JN Life general manager, Oliver Tomlinson, said the company aims to develop market share via two means: developing new products; and leveraging business through the JNBS (Building Society) group, which employs some 1,500 persons across 11 subsidiaries in Jamaica and overseas, and is the dominant player in the local mortgage market.
Tomlinson said the $51 million of premiums earned last year were from policies written over three months of operation. The new products will first be marketed within and through the family, he said, but adds that JN Life is also planning an incursion into the wider market, including the group life segment.
The new company is going up against five rivals – the dominant Sagicor Life Jamaica, Guardian Life, Scotia Jamaica Life Insurance, NCB Insurance and Cuna Mutual.

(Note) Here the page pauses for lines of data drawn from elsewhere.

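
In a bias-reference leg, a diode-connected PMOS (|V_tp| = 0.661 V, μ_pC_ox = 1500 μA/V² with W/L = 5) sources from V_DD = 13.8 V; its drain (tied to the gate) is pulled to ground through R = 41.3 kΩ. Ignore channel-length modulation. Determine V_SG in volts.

With gate tied to drain, V_SG = V_SD ≥ V_SG − |V_tp|, so the device is in saturation.
k_p = μ_pC_ox · (W/L) = 7.5 mA/V².
KCL at the drain: ½ k_p (V_SG − |V_tp|)² = (V_DD − V_SG)/R.
Let x = V_SG − 0.661. Then 155 x² + x − 13.14 = 0, giving x = 0.288 V (positive root), so V_SG = 0.949 V.
I_D = (V_DD − V_SG)/R = (13.8 − 0.949) / 41.3 = 0.311 mA.

V_SG = 0.949 V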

JN Life closed the 2013 financial year with net profit of $3.77 million, results impacted by a one-off loss of $4.8 million from participation in the National Debt Exchange. In 2012, when the company’s income was confined to non-core returns from investments and loans, it made $4 million of profit.

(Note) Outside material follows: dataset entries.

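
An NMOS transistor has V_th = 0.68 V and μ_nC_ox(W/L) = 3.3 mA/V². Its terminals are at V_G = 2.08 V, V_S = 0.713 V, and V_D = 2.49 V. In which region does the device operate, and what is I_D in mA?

Saturation; I_D = 0.779 mA

V_GS = V_G − V_S = 2.08 − 0.713 = 1.37 V; V_DS = V_D − V_S = 2.49 − 0.713 = 1.78 V.
V_ov = V_GS − V_th = 1.37 − 0.68 = 0.687 V.
Since V_DS = 1.78 V ≥ V_ov = 0.687 V, the device is in saturation.
I_D = ½ k_n V_ov² = 0.5 × 3.3 × 0.687² = 0.779 mA.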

Tomlinson says the products he is devising also target bulk mortgages, creditor life and group life products under a medium-term strategy.
Measured by net premium revenue, JN Life’s three-month start scored 0.12 per cent of the $36 billion life market. It holds $253 million of assets, the majority of which are investments.
The company plans to build name recognition and market acceptance by leaning heavily on the name of its parent.
“A big part of life insurance is trust,” said Tomlinson. “The brand JN has been a staple in Jamaica for the last 140 years. We will be using that brand equity.”
JN Life was licensed in 2011 by the Financial Services Commission (FSC) to conduct ordinary life insurance business. In December 2012, the company got approval from the FSC to market group mortgage blanket protection policies, that is, bulk premiums. At the end of last year, it secured permission to sell individual policies.
“More and more, companies are becoming cognisant of the fact that they can retain employees with better benefits,” Tomlinson said of the planned push to secure contracts. “They [employees] look forward to group life coverage,” he said.
For now, JN Life’s mortgage line is its main source of revenue, says Tomlinson. The company writes coverage for the life of the mortgage loan.
JN Building Society is the largest private provider of mortgages, and is second in the market overall behind state-owned National Housing Trust. The housing agency has a mortgage portfolio valued at about $134 billion – for which coverage is provided by Sagicor.
JN Life wrote coverage for about $30 billion or around 90 per cent of the new loans issued by JNBS last year, according to Tomlinson, who says the building society’s older loans are covered under a variety of arrangements.
JNBS’ total mortgage portfolio is valued at $118.3 billion, according to central bank data.